SlotFlow: Amortized Trans-Dimensional Inference with Slot-Based Normalizing Flows
Niklas Houba, Giovanni Giarda, Lorenzo Speri
TL;DR
SlotFlow tackles trans-dimensional Bayesian inference where the number of components $K$ is unknown. It uses a dual-stream encoder to fuse time and frequency information, a dynamic slot allocator that instantiates exactly $\hat{K}$ slots, and shared conditional normalizing flows with Hungarian matching to produce per-slot posteriors, achieving $O(K)$ computation and millisecond latency. The approach yields 99.85% cardinality accuracy and well-calibrated parameter posteriors on crowded sinusoidal mixtures, while matching amplitude and phase closely to RJMCMC and exposing two–threefold broader frequency posteriors due to encoder bottlenecks. Compared with RJMCMC, SlotFlow offers ~$10^6\times$ speedups, enabling real-time or interactive analysis in gravitational-wave astronomy, neural spike sorting, and object-centric vision.

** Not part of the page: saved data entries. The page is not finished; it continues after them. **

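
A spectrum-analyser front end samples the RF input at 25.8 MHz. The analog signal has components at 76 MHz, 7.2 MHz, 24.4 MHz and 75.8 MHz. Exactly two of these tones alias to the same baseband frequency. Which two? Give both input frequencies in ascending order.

24.4 MHz, 76 MHz

fs/2 = 12.9 MHz.
76 MHz mod fs = 24.4 MHz.
24.4 MHz > fs/2 = 12.9 MHz, folds to fs − 24.4 MHz = 1.4 MHz.
7.2 MHz ≤ fs/2 = 12.9 MHz, passes unchanged.
24.4 MHz > fs/2 = 12.9 MHz, folds to fs − 24.4 MHz = 1.4 MHz.
75.8 MHz mod fs = 24.2 MHz.
24.2 MHz > fs/2 = 12.9 MHz, folds to fs − 24.2 MHz = 1.6 MHz.
24.4 MHz and 76 MHz both map to 1.4 MHz.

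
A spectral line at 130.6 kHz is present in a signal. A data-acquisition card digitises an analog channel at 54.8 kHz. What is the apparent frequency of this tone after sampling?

21 kHz

130.6 kHz mod fs = 21 kHz.
21 kHz ≤ fs/2 = 27.4 kHz, appears at 21 kHz.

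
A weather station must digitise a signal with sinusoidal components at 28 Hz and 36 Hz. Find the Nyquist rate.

Highest-frequency component: 36 Hz.
Nyquist rate = 2 × 36 Hz = 72 Hz.

72 Hz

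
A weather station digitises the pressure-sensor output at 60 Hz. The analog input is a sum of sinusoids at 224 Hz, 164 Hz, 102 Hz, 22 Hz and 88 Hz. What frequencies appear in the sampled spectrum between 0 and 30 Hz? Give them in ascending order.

fs/2 = 30 Hz.
224 Hz mod fs = 44 Hz.
44 Hz > fs/2 = 30 Hz, folds to fs − 44 Hz = 16 Hz.
164 Hz mod fs = 44 Hz.
44 Hz > fs/2 = 30 Hz, folds to fs − 44 Hz = 16 Hz.
102 Hz mod fs = 42 Hz.
42 Hz > fs/2 = 30 Hz, folds to fs − 42 Hz = 18 Hz.
22 Hz ≤ fs/2 = 30 Hz, passes unchanged.
88 Hz mod fs = 28 Hz.
28 Hz ≤ fs/2 = 30 Hz, appears at 28 Hz.
Distinct values: {16 Hz, 18 Hz, 22 Hz, 28 Hz}.

16 Hz, 18 Hz, 22 Hz, 28 Hz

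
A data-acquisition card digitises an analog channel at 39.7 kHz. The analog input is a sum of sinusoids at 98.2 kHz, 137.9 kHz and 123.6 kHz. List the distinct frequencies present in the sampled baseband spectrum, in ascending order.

4.5 kHz, 18.8 kHz

fs/2 = 19.85 kHz.
98.2 kHz mod fs = 18.8 kHz.
18.8 kHz ≤ fs/2 = 19.85 kHz, appears at 18.8 kHz.
137.9 kHz mod fs = 18.8 kHz.
18.8 kHz ≤ fs/2 = 19.85 kHz, appears at 18.8 kHz.
123.6 kHz mod fs = 4.5 kHz.
4.5 kHz ≤ fs/2 = 19.85 kHz, appears at 4.5 kHz.
Distinct values: {4.5 kHz, 18.8 kHz}.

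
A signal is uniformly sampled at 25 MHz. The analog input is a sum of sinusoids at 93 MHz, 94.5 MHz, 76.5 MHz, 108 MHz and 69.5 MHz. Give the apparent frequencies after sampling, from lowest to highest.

1.5 MHz, 5.5 MHz, 7 MHz, 8 MHz

fs/2 = 12.5 MHz.
93 MHz mod fs = 18 MHz.
18 MHz > fs/2 = 12.5 MHz, folds to fs − 18 MHz = 7 MHz.
94.5 MHz mod fs = 19.5 MHz.
19.5 MHz > fs/2 = 12.5 MHz, folds to fs − 19.5 MHz = 5.5 MHz.
76.5 MHz mod fs = 1.5 MHz.
1.5 MHz ≤ fs/2 = 12.5 MHz, appears at 1.5 MHz.
108 MHz mod fs = 8 MHz.
8 MHz ≤ fs/2 = 12.5 MHz, appears at 8 MHz.
69.5 MHz mod fs = 19.5 MHz.
19.5 MHz > fs/2 = 12.5 MHz, folds to fs − 19.5 MHz = 5.5 MHz.
Distinct values: {1.5 MHz, 5.5 MHz, 7 MHz, 8 MHz}.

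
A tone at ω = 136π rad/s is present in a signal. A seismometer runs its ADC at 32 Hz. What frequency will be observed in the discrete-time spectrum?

4 Hz

ω = 136π rad/s → f = ω/(2π) = 68 Hz.
68 Hz mod fs = 4 Hz.
4 Hz ≤ fs/2 = 16 Hz, appears at 4 Hz.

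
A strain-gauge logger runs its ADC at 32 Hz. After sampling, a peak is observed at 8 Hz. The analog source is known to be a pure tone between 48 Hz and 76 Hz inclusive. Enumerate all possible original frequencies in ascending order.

56 Hz, 72 Hz

Frequencies that alias to 8 Hz are k·fs ± 8 Hz for integer k ≥ 0.
k=0: 8 Hz.
k=1: 24 Hz, 40 Hz.
k=2: 56 Hz, 72 Hz.
k=3: 88 Hz, 104 Hz.
Within [48 Hz, 76 Hz]: 56 Hz, 72 Hz.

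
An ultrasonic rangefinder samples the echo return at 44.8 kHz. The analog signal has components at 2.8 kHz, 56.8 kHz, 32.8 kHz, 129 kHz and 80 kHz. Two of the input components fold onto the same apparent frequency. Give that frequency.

12 kHz

fs/2 = 22.4 kHz.
2.8 kHz ≤ fs/2 = 22.4 kHz, passes unchanged.
56.8 kHz mod fs = 12 kHz.
12 kHz ≤ fs/2 = 22.4 kHz, appears at 12 kHz.
32.8 kHz > fs/2 = 22.4 kHz, folds to fs − 32.8 kHz = 12 kHz.
129 kHz mod fs = 39.4 kHz.
39.4 kHz > fs/2 = 22.4 kHz, folds to fs − 39.4 kHz = 5.4 kHz.
80 kHz mod fs = 35.2 kHz.
35.2 kHz > fs/2 = 22.4 kHz, folds to fs − 35.2 kHz = 9.6 kHz.
32.8 kHz and 56.8 kHz both map to 12 kHz.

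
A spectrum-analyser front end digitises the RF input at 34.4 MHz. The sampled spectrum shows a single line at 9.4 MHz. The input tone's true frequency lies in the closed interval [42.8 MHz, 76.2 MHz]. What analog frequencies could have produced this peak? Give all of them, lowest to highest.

Frequencies that alias to 9.4 MHz are k·fs ± 9.4 MHz for integer k ≥ 0.
k=0: 9.4 MHz.
k=1: 25 MHz, 43.8 MHz.
k=2: 59.4 MHz, 78.2 MHz.
k=3: 93.8 MHz, 112.6 MHz.
Within [42.8 MHz, 76.2 MHz]: 43.8 MHz, 59.4 MHz.

43.8 MHz, 59.4 MHz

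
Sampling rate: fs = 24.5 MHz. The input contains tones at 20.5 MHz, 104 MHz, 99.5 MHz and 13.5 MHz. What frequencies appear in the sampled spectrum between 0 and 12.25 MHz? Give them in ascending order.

1.5 MHz, 4 MHz, 6 MHz, 11 MHz

fs/2 = 12.25 MHz.
20.5 MHz > fs/2 = 12.25 MHz, folds to fs − 20.5 MHz = 4 MHz.
104 MHz mod fs = 6 MHz.
6 MHz ≤ fs/2 = 12.25 MHz, appears at 6 MHz.
99.5 MHz mod fs = 1.5 MHz.
1.5 MHz ≤ fs/2 = 12.25 MHz, appears at 1.5 MHz.
13.5 MHz > fs/2 = 12.25 MHz, folds to fs − 13.5 MHz = 11 MHz.
Distinct values: {1.5 MHz, 4 MHz, 6 MHz, 11 MHz}.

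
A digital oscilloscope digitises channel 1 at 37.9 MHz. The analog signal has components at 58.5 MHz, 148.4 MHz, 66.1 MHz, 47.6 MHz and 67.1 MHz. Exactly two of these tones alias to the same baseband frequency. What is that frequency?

fs/2 = 18.95 MHz.
58.5 MHz mod fs = 20.6 MHz.
20.6 MHz > fs/2 = 18.95 MHz, folds to fs − 20.6 MHz = 17.3 MHz.
148.4 MHz mod fs = 34.7 MHz.
34.7 MHz > fs/2 = 18.95 MHz, folds to fs − 34.7 MHz = 3.2 MHz.
66.1 MHz mod fs = 28.2 MHz.
28.2 MHz > fs/2 = 18.95 MHz, folds to fs − 28.2 MHz = 9.7 MHz.
47.6 MHz mod fs = 9.7 MHz.
9.7 MHz ≤ fs/2 = 18.95 MHz, appears at 9.7 MHz.
67.1 MHz mod fs = 29.2 MHz.
29.2 MHz > fs/2 = 18.95 MHz, folds to fs − 29.2 MHz = 8.7 MHz.
47.6 MHz and 66.1 MHz both map to 9.7 MHz.

9.7 MHz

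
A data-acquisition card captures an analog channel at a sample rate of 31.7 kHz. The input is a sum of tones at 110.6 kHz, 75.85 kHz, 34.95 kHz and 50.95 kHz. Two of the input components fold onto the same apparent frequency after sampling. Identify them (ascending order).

fs/2 = 15.85 kHz.
110.6 kHz mod fs = 15.5 kHz.
15.5 kHz ≤ fs/2 = 15.85 kHz, appears at 15.5 kHz.
75.85 kHz mod fs = 12.45 kHz.
12.45 kHz ≤ fs/2 = 15.85 kHz, appears at 12.45 kHz.
34.95 kHz mod fs = 3.25 kHz.
3.25 kHz ≤ fs/2 = 15.85 kHz, appears at 3.25 kHz.
50.95 kHz mod fs = 19.25 kHz.
19.25 kHz > fs/2 = 15.85 kHz, folds to fs − 19.25 kHz = 12.45 kHz.
50.95 kHz and 75.85 kHz both map to 12.45 kHz.

50.95 kHz, 75.85 kHz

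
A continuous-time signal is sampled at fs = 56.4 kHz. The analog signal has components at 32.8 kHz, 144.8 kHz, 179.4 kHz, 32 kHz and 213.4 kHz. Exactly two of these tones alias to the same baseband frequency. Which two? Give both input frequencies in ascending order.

fs/2 = 28.2 kHz.
32.8 kHz > fs/2 = 28.2 kHz, folds to fs − 32.8 kHz = 23.6 kHz.
144.8 kHz mod fs = 32 kHz.
32 kHz > fs/2 = 28.2 kHz, folds to fs − 32 kHz = 24.4 kHz.
179.4 kHz mod fs = 10.2 kHz.
10.2 kHz ≤ fs/2 = 28.2 kHz, appears at 10.2 kHz.
32 kHz > fs/2 = 28.2 kHz, folds to fs − 32 kHz = 24.4 kHz.
213.4 kHz mod fs = 44.2 kHz.
44.2 kHz > fs/2 = 28.2 kHz, folds to fs − 44.2 kHz = 12.2 kHz.
32 kHz and 144.8 kHz both map to 24.4 kHz.

32 kHz, 144.8 kHz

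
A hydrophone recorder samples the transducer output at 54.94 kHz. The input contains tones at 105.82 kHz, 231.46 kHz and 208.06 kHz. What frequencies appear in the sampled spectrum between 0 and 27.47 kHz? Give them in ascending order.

4.06 kHz, 11.7 kHz

fs/2 = 27.47 kHz.
105.82 kHz mod fs = 50.88 kHz.
50.88 kHz > fs/2 = 27.47 kHz, folds to fs − 50.88 kHz = 4.06 kHz.
231.46 kHz mod fs = 11.7 kHz.
11.7 kHz ≤ fs/2 = 27.47 kHz, appears at 11.7 kHz.
208.06 kHz mod fs = 43.24 kHz.
43.24 kHz > fs/2 = 27.47 kHz, folds to fs − 43.24 kHz = 11.7 kHz.
Distinct values: {4.06 kHz, 11.7 kHz}.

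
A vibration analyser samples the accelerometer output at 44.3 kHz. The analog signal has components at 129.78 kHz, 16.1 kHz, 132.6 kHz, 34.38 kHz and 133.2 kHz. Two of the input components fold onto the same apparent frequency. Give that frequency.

0.3 kHz

fs/2 = 22.15 kHz.
129.78 kHz mod fs = 41.18 kHz.
41.18 kHz > fs/2 = 22.15 kHz, folds to fs − 41.18 kHz = 3.12 kHz.
16.1 kHz ≤ fs/2 = 22.15 kHz, passes unchanged.
132.6 kHz mod fs = 44 kHz.
44 kHz > fs/2 = 22.15 kHz, folds to fs − 44 kHz = 0.3 kHz.
34.38 kHz > fs/2 = 22.15 kHz, folds to fs − 34.38 kHz = 9.92 kHz.
133.2 kHz mod fs = 0.3 kHz.
0.3 kHz ≤ fs/2 = 22.15 kHz, appears at 0.3 kHz.
132.6 kHz and 133.2 kHz both map to 0.3 kHz.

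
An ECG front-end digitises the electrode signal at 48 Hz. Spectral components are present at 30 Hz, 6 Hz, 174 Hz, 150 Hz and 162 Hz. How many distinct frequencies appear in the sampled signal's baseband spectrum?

2

fs/2 = 24 Hz.
30 Hz > fs/2 = 24 Hz, folds to fs − 30 Hz = 18 Hz.
6 Hz ≤ fs/2 = 24 Hz, passes unchanged.
174 Hz mod fs = 30 Hz.
30 Hz > fs/2 = 24 Hz, folds to fs − 30 Hz = 18 Hz.
150 Hz mod fs = 6 Hz.
6 Hz ≤ fs/2 = 24 Hz, appears at 6 Hz.
162 Hz mod fs = 18 Hz.
18 Hz ≤ fs/2 = 24 Hz, appears at 18 Hz.
Distinct values: {6 Hz, 18 Hz} → 2.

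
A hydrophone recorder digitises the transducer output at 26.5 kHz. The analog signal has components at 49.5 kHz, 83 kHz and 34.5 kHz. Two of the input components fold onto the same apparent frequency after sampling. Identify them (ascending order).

fs/2 = 13.25 kHz.
49.5 kHz mod fs = 23 kHz.
23 kHz > fs/2 = 13.25 kHz, folds to fs − 23 kHz = 3.5 kHz.
83 kHz mod fs = 3.5 kHz.
3.5 kHz ≤ fs/2 = 13.25 kHz, appears at 3.5 kHz.
34.5 kHz mod fs = 8 kHz.
8 kHz ≤ fs/2 = 13.25 kHz, appears at 8 kHz.
49.5 kHz and 83 kHz both map to 3.5 kHz.

49.5 kHz, 83 kHz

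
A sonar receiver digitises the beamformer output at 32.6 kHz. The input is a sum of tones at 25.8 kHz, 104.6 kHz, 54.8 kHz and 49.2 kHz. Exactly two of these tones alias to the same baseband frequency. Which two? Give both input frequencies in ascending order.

fs/2 = 16.3 kHz.
25.8 kHz > fs/2 = 16.3 kHz, folds to fs − 25.8 kHz = 6.8 kHz.
104.6 kHz mod fs = 6.8 kHz.
6.8 kHz ≤ fs/2 = 16.3 kHz, appears at 6.8 kHz.
54.8 kHz mod fs = 22.2 kHz.
22.2 kHz > fs/2 = 16.3 kHz, folds to fs − 22.2 kHz = 10.4 kHz.
49.2 kHz mod fs = 16.6 kHz.
16.6 kHz > fs/2 = 16.3 kHz, folds to fs − 16.6 kHz = 16 kHz.
25.8 kHz and 104.6 kHz both map to 6.8 kHz.

25.8 kHz, 104.6 kHz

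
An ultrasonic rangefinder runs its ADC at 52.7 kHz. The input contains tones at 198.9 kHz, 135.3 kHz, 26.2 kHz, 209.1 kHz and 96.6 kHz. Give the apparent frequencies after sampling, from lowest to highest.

1.7 kHz, 8.8 kHz, 11.9 kHz, 22.8 kHz, 26.2 kHz

fs/2 = 26.35 kHz.
198.9 kHz mod fs = 40.8 kHz.
40.8 kHz > fs/2 = 26.35 kHz, folds to fs − 40.8 kHz = 11.9 kHz.
135.3 kHz mod fs = 29.9 kHz.
29.9 kHz > fs/2 = 26.35 kHz, folds to fs − 29.9 kHz = 22.8 kHz.
26.2 kHz ≤ fs/2 = 26.35 kHz, passes unchanged.
209.1 kHz mod fs = 51 kHz.
51 kHz > fs/2 = 26.35 kHz, folds to fs − 51 kHz = 1.7 kHz.
96.6 kHz mod fs = 43.9 kHz.
43.9 kHz > fs/2 = 26.35 kHz, folds to fs − 43.9 kHz = 8.8 kHz.
Distinct values: {1.7 kHz, 8.8 kHz, 11.9 kHz, 22.8 kHz, 26.2 kHz}.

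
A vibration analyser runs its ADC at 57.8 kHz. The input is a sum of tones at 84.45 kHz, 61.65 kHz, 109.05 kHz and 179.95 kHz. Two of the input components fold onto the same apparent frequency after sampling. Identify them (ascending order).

fs/2 = 28.9 kHz.
84.45 kHz mod fs = 26.65 kHz.
26.65 kHz ≤ fs/2 = 28.9 kHz, appears at 26.65 kHz.
61.65 kHz mod fs = 3.85 kHz.
3.85 kHz ≤ fs/2 = 28.9 kHz, appears at 3.85 kHz.
109.05 kHz mod fs = 51.25 kHz.
51.25 kHz > fs/2 = 28.9 kHz, folds to fs − 51.25 kHz = 6.55 kHz.
179.95 kHz mod fs = 6.55 kHz.
6.55 kHz ≤ fs/2 = 28.9 kHz, appears at 6.55 kHz.
109.05 kHz and 179.95 kHz both map to 6.55 kHz.

109.05 kHz, 179.95 kHz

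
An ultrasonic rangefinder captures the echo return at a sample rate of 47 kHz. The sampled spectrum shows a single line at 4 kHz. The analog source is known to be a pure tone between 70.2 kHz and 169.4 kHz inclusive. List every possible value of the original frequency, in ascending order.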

Limitations include the factorized posterior approximation and encoder-induced frequency precision loss; future work targets multi-scale encoders, time–frequency representations, and explicit inter-slot dependencies to further improve frequency resolution without sacrificing efficiency.
Abstract
Inferring the number of distinct components contributing to an observation, while simultaneously estimating their parameters, remains a long-standing challenge across signal processing, astrophysics, and neuroscience. Classical trans-dimensional Bayesian methods such as Reversible Jump Markov Chain Monte Carlo (RJMCMC) provide asymptotically exact inference but can be computationally expensive. Instead, modern deep learning provides a faster alternative to inference but typically assume fixed component counts, sidestepping the core challenge of trans-dimensionality. To address this, we introduce SlotFlow, a deep learning architecture for trans-dimensional amortized inference. The architecture processes time-series observations, which we represent jointly in the frequency and time domains through parallel encoders. A classifier produces a distribution over component counts K, and its MAP estimate specifies the number of slots instantiated. Each slot is parameterized by a shared conditional normalizing flow trained via permutation-invariant Hungarian matching. On sinusoidal decomposition with up to 10 overlapping components and Gaussian noise, SlotFlow achieves 99.85% cardinality accuracy and well-calibrated parameter posteriors, with systematic biases well below one posterior standard deviation. Direct comparison with RJMCMC shows close agreement in amplitude and phase, with Wasserstein distances $W_2 < 0.01$ and $< 0.03$, indicating that shared global context captures inter-component structure despite a factorized posterior. Frequency posteriors remain centered but exhibit 2-3x broader intervals, consistent with an encoder bottleneck in retaining long-baseline phase coherence. The method delivers a $\sim 10^6\times$ speedup over RJMCMC, suggesting applicability to time-critical workflows in gravitational-wave astronomy, neural spike sorting, and object-centric vision.